It begins simply enough: A twenty-something advertising executive receives a postcard from a friend, and casually appropriates the image for an insurance company’s advertisement. What he doesn’t realize is that included in the pastoral scene is a mutant sheep with a star on its back, and in using this photo he has unwittingly captured the attention of a man in black who offers a menacing ultimatum: find the sheep or face dire consequences. Thus begins a surreal and elaborate quest that takes our hero from the urban haunts of Tokyo to the remote and snowy mountains of northern Japan, where he confronts not only the mythological sheep, but the confines of tradition and the demons deep within himself. Quirky and utterly captivating, A Wild Sheep Chase is Murakami at his astounding best.

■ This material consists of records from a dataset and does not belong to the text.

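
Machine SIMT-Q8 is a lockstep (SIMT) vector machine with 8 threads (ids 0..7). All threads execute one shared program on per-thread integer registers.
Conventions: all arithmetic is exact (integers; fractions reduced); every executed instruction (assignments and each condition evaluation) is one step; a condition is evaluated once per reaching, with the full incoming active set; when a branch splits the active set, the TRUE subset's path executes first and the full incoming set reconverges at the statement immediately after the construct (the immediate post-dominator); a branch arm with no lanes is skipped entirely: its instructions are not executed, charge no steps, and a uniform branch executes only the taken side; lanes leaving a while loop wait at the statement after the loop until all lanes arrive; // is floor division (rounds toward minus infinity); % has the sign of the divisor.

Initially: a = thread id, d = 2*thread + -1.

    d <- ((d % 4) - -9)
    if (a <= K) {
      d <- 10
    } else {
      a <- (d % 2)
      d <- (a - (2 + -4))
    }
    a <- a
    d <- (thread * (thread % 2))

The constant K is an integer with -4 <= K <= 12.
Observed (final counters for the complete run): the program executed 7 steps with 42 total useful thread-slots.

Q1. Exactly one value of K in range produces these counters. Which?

Answer: K = 5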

Review From Publishers Weekly
Immensely popular in Japan, the author’s first novel to be published here is a comic combination of disparate styles: a mock-hardboiled mystery, a metaphysical speculation and an ironic first-person account of an impossible quest. The narrator is a modern Japanese yuppie: divorced, in a mildly exciting relationship and a much less exciting job as an ad copywriter, he lives unexceptionally until a photograph throws his life into chaos. The snapshot, which he uses to illustrate a newsletter, shows a field of sheep with one unique crossbreed, and the picture is special enough to have attracted the attention of both the nomadic friend who sent it to him and a right-wing Mr. Big who, moribund, wants the source found before he dies. The Boss’s henchman, a sleek, scary majordomo, gives the narrator one month to track it down, and the story that ensues is a postmodern detective novel in which dreams, hallucinations and a wild imagination are more important than actual clues. With the help of a fluid, slangy translation, Murakami emerges as a wholly original talent. $30,000 ad/promo; Literary Guild and Doubleday Book Club alternates.
Review From Library Journal
This novel, the American debut of a popular contemporary Japanese writer, will have a familiar ring to Western ears. The narrative moves adroitly through mystery, fable, pensive realism, and modernist absurdity to tell the tale–at least on the surface–of a Japanese man caught up in a puzzling quest for a somewhat mystical sheep. The spare style echoes Raymond Carver, Dashiell Hammett, and Raymond Chandler, with matter-of-fact absurdities reminiscent of John Irving and, in less inspired moments, Tom Robbins. While the climax of the story is somewhat unrewarding, many readers will enjoy being pulled along by the playful and engaging style and fluid structure. Interesting as an example of current Japanese writing and as an unusually hip and irreverent look at contemporary Japanese society, this would be a nice addition to larger fiction collections – Mark Woodhouse, Elmira Coll., N.Y.